Division doesn’t enforce Central Purchasing Act

“The Central Purchasing Division contends it does not have statutory authority to review exempt purchases. However, even among non-exempt transactions, LOFT found the division does not effectively use its authority to enforce agency compliance with the Central Purchasing Act,” the report states.

LOFT says the division has a limited interpretation of its authority.

It also stated that current management puts an emphasis “on the Division serving as a ‘partner’ to agencies rather than an investigative or compliance office.”

The division does use an audit team to conduct post-expenditure reviews of agency purchases. However, those audits are conducted on just a fraction of the purchases made by state agencies.

“From a fiscal perspective, in FY 22, just $14.9 million of the $538 million in agency purchases overseen by Central Purchasing were audited,” the report states.

When the audit team’s findings didn’t match that of the state agency, officials say there was nothing in place for the division to determine which party was correct.

And when an agency is not compliant with the rules, there is no punishment.

Authorities say the division has the ability to limit an agency’s spending, suspend all spending, and send reports to the Oklahoma Attorney General or Auditor Inspector.

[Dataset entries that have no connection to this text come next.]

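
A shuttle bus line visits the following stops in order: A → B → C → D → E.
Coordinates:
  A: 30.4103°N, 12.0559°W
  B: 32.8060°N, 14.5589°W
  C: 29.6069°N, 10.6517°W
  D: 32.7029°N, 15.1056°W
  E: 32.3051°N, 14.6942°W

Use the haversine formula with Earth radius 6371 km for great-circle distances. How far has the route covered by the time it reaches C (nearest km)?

Leg distances:
A→B: 356.6 km  (cumulative 356.6 km)
B→C: 514.3 km  (cumulative 870.9 km)
Cumulative distance at C ≈ 871 km.

871 km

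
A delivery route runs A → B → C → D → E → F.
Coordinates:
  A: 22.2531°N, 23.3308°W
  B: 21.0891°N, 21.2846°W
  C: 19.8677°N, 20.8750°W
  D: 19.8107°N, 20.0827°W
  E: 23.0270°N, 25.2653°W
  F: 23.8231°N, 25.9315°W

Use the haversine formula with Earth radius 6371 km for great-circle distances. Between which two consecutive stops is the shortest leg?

Leg distances:
A→B: 247.9 km
B→C: 142.4 km
C→D: 83.1 km
D→E: 644.7 km
E→F: 111.6 km
The shortest leg is C–D at 83.1 km.

C–D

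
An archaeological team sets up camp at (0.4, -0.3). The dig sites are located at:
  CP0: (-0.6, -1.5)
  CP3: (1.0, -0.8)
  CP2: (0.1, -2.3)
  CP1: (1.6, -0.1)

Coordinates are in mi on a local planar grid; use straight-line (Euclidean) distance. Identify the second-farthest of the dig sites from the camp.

CP0

Distances from the camp ((0.4, -0.3)):
CP2: 2.0 mi
CP0: 1.6 mi
CP1: 1.2 mi
CP3: 0.8 mi
The second-farthest is CP0 at 1.6 mi.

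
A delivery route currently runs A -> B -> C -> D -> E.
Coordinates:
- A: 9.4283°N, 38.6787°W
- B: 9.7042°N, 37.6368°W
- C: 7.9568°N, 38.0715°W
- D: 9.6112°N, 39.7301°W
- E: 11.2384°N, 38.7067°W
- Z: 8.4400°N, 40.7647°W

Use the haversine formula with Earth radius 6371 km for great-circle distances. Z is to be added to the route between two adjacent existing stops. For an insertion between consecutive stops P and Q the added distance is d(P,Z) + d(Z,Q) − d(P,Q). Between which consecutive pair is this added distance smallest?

Added distance for inserting Z between each consecutive pair:
A–B: 506.9 km
B–C: 472.3 km
C–D: 215.1 km
D–E: 344.3 km
Smallest added distance is 215.1 km, inserting between C and D.

between C and D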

However, none of those actions have been taken against any agency in the last 10 years.


Oklahoma Politics

“During the time OTRD was making payments to Swadley’s, the agency was also the subject of a P-card audit. Among the Audit Team’s findings were a violation of competitive bidding requirements, split purchasing to avoid purchase limits, improper documentation of purchases, improper purchasing of IT equipment, and prohibited purchases of alcohol. Despite nine formal findings, the Audit Team found that OTRD ‘significantly complied with the State Purchase Card Procedures and the agency’s internal purchase card procedures,'” the report states.

Even after the findings were brought to light, officials say the Central Purchasing Division didn’t suspend the agency from being able to use a purchase card, reduce its purchasing power, or increase the number of audits conducted on the Department of Tourism.

When the agency was accused of making split purchases, which was classified as a felony, LOFT says the division didn’t alert anyone.